Kilo vermek için herkesin deliler gibi uğraştığı dünyada sen ince bi insansındır ve bildiğin kilolu kişiler sana der ki; ayyy zayıfsın biraz kilo al.
Halbuki aynaya baksa kendisinin anormal benim ideal olduğumu anlayacak.
He bir de sonra gelip nasıl beslendiğimi, hangi sporları yaptığımı sorar.
kendini balık etli falan sanmalarına hiç girmiyorum zaten.
bu ne yaman çelişki demek istiyorum.
adam camiye giriyor namazını kılıyor, başkasının ayakkabıyı alıp gidiyor.
adam günah'a giriyor tövbe ediyor, ertesi gün tekrar günah'a giriyor yine tövbe ediyor.
iyi niyetin suistimal edilmesidir, birine yardım etmek için adım atarsın ama o senin tüm prensiplerini, kurallarını ayaklar altına alır. (bkz: vuralım bunları)
bir insanın yaşadığı duygu karmaşasıdır. bu kargaşa esnasında yakın çevrede bulunan yaklaşık 10 insanın anlam verme mekanizması çöker. duygu karmaşası yaşamak kadar anlamsız bir şey yok.
napıyorsun sorusuna verilen - iyi, sen.. cevabı
ayak fetişlerinin ruhsal durumu.
anneannenin evinde yüzüne bile bakmadığımız büyüyünce yok pahasına satın alınan antika radyolar.
kemal kılıçdaroğlu nun anamuhalefet partisine genel başkan olması.
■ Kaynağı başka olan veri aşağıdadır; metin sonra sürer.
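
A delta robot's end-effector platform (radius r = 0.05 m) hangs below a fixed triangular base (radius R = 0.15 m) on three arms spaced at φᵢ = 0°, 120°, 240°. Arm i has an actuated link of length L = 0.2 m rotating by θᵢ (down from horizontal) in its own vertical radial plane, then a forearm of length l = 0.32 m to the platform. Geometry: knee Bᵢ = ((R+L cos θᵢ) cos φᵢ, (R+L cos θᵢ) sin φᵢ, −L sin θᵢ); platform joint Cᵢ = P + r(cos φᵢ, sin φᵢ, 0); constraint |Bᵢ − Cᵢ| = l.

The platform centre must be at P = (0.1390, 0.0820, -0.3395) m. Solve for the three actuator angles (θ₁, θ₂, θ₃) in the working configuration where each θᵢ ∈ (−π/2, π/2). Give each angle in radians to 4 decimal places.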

melih gökçek gibi yetersizin başkente başkan olması.
sabri nin ısrarla orta açmaya çalışması.
nihat doğan ın kendini filozof sanması vs.
herşeye itiraz eden hiçbirşey beğenmeyen kendisi de birşey üretemeyip teklif edemeyen tipler. abi yapma akademik bir ortam, medeni bir tartışma ortamı... yapma! itiraz et ama herşeye değil...
yenilebilecek en zararlı ve yağlı yemekleri söyleyip, içeceğini sipariş ederken de kolasını ''diyet kola olsun ama'' diye belirten insanın amacını cidden anlamlandıramıyorum.